By the way, if you find my note hard to read, I recommend that you read Ballmann's notes, whose link is in my post.
The idea is as follows: Although holonomy is usually described by an embedded square, I find it easier to use an embedded disk parameterized by a square. Given a point $p$ in a Riemannian manifold $M$ and a topologically trivial loop $c: [0,1]\rightarrow M$, where $c(0) = c(1) = p$, let $S \subset M$ be a parameterized square, where 3 of its sides map to $p$, and the 4th is the loop $c$. In other words, there is a map
$$
C: [0,1] \times [0,1] \rightarrow M
$$
such that $$C(\{0\}\times [0,1] \cup [0,1]\times\{0,1\}) = \{p\}$$
and $c(t) = C(1,t)$.
The idea now is to extend $X$ appropriately to the interior of the square, define a reference frame on the square, and measure the infinitesimal holonomy of $X$ at each point inside the square. Done properly, the integral of the infinitesimal holonomy will be equal to $P_CX - X$ at $p$. On the other hand, the infinitesimal holonomy at each point on the square is just the curvature tensor evaluated using two vectors tangent to the square, $X$, and one of the vectors in the reference frame.
First, parallel translate $X$ along the curve from $p$ back to $p$. Extend $X$ to the interior of the square as follows: For each $0 \le t \le 1$, observe that the curve $C(s,\cdot)$ is a loop from $p$ to $p$, where if $s= 0$, it is the trivial loop at $p$ and if $s=1$, it is the original loop we started with. Parallel translate $X$ along each loop, from $C(0,t)$ to $C(1,t)$, Observe that, even though $C(0,0) = C(1,1) = p$, $X(1,1) - X(0,0) \ne 0$. In fact, $$ P_C(X)-X = X(1,1)-X(0,0).$$
To calculate the infinitesimal holonomy in the interior of the square, it is necessary to measure $X$ relative to a reference frame. Let $Y$ denote one of the vectors in the frame at $p$. We then want to extend $Y$ appropriately to the square and measure how $g(X,Y)$ varies in the interior of the square. Here, we want $Y(1,1) = Y(0,0)$, so that $g(X,Y)$ really does measure the holonomy of $X$ relative to $Y$. So what we do is to parallel translate $Y$ from $p$ to each point $c(t) = C(1,t)$ along the curve $C(\cdot,t)$.
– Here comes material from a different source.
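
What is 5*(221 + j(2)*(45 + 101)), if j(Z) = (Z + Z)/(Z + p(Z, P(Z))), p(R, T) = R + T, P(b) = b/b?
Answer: 1689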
We now have vector fields $X(s,t)$ and $Y(s,t)$, where
$$
g(P_C(X)-X,Y) = g(X(1,1),Y(1,1)) - g(X(0,0),Y(0,0)).
$$
If you now calculate $\partial^2_{st}g(X(s,t),Y(s,t))$, the curvature tensor appears. The fundamental theorem of calculus says that the integral of this on the square is equal to $g(P_C(X)-X,Y)$.